I recently saw a tank destroyed because the operator left the jacket's cooling water return valve closed and just the pressure of the cooling water buckled the shell beyond repair. You can also have problems if the jacket is isolated and then a hot liquid is added to the tank. This can cause expansion or phase change in the jacket, leading to massive pressures. Always install relief valves if this is a risk.

I have used half pipe (and even angle irons) as external coils quite successfully, but with low heat transfer coefficients and high pressure drops. But they can be broken down into several parallel circuits.

I have also used dimpled jackets on low pressure refigerated water duties where we were simply maintaining the temperature (no actual cooling). The dimples aid turbulence, and the welds in each dimple give extra stability to the shell for the external pressure.
 
I would like to offer some support for the half-pipe jacket from the process point of view when cooling water from once through cooling water or non-tempered cooling tower loops are used.

Dimple jackets are prone to plug over the years because I have yet to see anyone diligently maintain their cooling water quality at an acceptable level year after year after year.

Likewise the traditionally poor flow distribution in the conventional jacket gives uneven heat transfer from day one and in the long run tends to collect solids in the stagnant areas. Again, poor cooling water quality does it in in the long run.

Because the flow path of the half-pipe jacket is defined by the half-pipe and vessel boundaries, it is inherently better in the long run, especially when maintaining cooling water quality takes a back seat to other pressing issues.

I have personally thrown away about a dozen dimple jacket reactors and one or two conventional jacket reactors due to poor heat transfer after about 20 years service. I have never thrown away a half-pipe jacket reactor even after longer periods of time.
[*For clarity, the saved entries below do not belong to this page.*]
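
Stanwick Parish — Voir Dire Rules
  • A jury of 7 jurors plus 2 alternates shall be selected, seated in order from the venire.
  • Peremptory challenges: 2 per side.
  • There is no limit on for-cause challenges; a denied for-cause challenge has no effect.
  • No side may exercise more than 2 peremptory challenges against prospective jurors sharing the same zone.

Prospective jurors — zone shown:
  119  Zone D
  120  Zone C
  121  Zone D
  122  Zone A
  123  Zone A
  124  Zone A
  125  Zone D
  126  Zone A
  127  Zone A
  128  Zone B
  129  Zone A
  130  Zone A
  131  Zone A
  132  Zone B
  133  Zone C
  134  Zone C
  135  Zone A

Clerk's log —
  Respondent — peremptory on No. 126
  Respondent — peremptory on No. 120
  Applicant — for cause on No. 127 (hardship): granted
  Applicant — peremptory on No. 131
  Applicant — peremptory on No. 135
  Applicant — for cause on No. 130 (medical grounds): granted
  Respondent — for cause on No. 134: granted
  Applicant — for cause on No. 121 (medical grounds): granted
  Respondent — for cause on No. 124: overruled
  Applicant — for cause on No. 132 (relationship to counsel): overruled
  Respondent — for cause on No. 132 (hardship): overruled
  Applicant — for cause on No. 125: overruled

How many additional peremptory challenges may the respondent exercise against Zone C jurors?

0

Respondent peremptories so far: #126, #120 — 2 of 2 used, 0 left overall.
Against Zone C: #120 — 1 used; per-zone cap 2 leaves 1.
Binding limit: min(0, 1) = 0.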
Yes, they are tougher to fabricate. A full penetration weld is a MUST on the jacket to vessel welds. I only accept proof of a fabricators method only after a destructive examination of a mock-up using precisely the same welders, materials and procedures.

Yes, the gap between half-pipes is not wetted on the cooling water side, but it is not totally ineffective. Through conduction and the fin effect of the two half-pipes beside the gap, I have found it to be 60-80% as effective as the area wetted on both sides.

Just my $0.02 worth.




Good luck,
Latexman
 
I have read some threads that underestimate the jacket side heat transfer coefficient for half pipe

I am designing a jacket using 3 inch 180° half pipe.
I calculated a jacket film coefficient of 639 btu/hr-ft^2-°F for the following:
Cooling medium: 25% Propylene Glycol,
Tank: 19 ft ID
Half Pipe Length: 567 ft
On center: 7 inches
40% straight side
45 °F inlet temp.
Flow rate: 79 gpm,
ReDH: 28,410
DP 30 psi

I used the Sieder and Tate equation.

I downloaded the program DeltT and confirmed the results. However, the effective surface area calculated by the program was almost double what I calculated since the program takes credit for the area between coils. I only took credit for the contact area of the half pipe.
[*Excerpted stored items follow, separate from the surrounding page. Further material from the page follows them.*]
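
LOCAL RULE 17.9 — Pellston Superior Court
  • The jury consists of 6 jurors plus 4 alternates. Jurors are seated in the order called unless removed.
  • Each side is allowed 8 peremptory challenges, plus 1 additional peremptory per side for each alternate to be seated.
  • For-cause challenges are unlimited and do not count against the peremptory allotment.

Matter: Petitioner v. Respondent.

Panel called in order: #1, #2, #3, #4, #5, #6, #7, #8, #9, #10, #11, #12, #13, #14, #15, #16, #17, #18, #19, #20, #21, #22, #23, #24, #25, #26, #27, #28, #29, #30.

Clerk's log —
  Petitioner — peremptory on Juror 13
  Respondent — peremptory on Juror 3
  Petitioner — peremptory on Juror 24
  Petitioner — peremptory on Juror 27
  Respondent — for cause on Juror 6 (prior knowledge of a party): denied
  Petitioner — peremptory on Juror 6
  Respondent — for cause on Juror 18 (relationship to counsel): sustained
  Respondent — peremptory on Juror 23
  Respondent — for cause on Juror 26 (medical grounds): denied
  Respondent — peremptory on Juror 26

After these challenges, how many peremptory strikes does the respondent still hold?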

I use Kerns Equations that are published in Perry’s (11-18) latest edition to calculate the tank temperature vs time. I say this because some have posted measured “h” values for half pipe in the 70 range. This is much too low. I would say that a measured value is only good if the tank temperature has reached steady state and this number is based on the cooling water inlet and outlet temperatures. I don’t see how you can measure any overall U value during temperature transients unless you do what I did one time and that is extrapolate the solution of the transient temperature equation assuming you know the effective surface area and neglect heat loss other than from the jacket.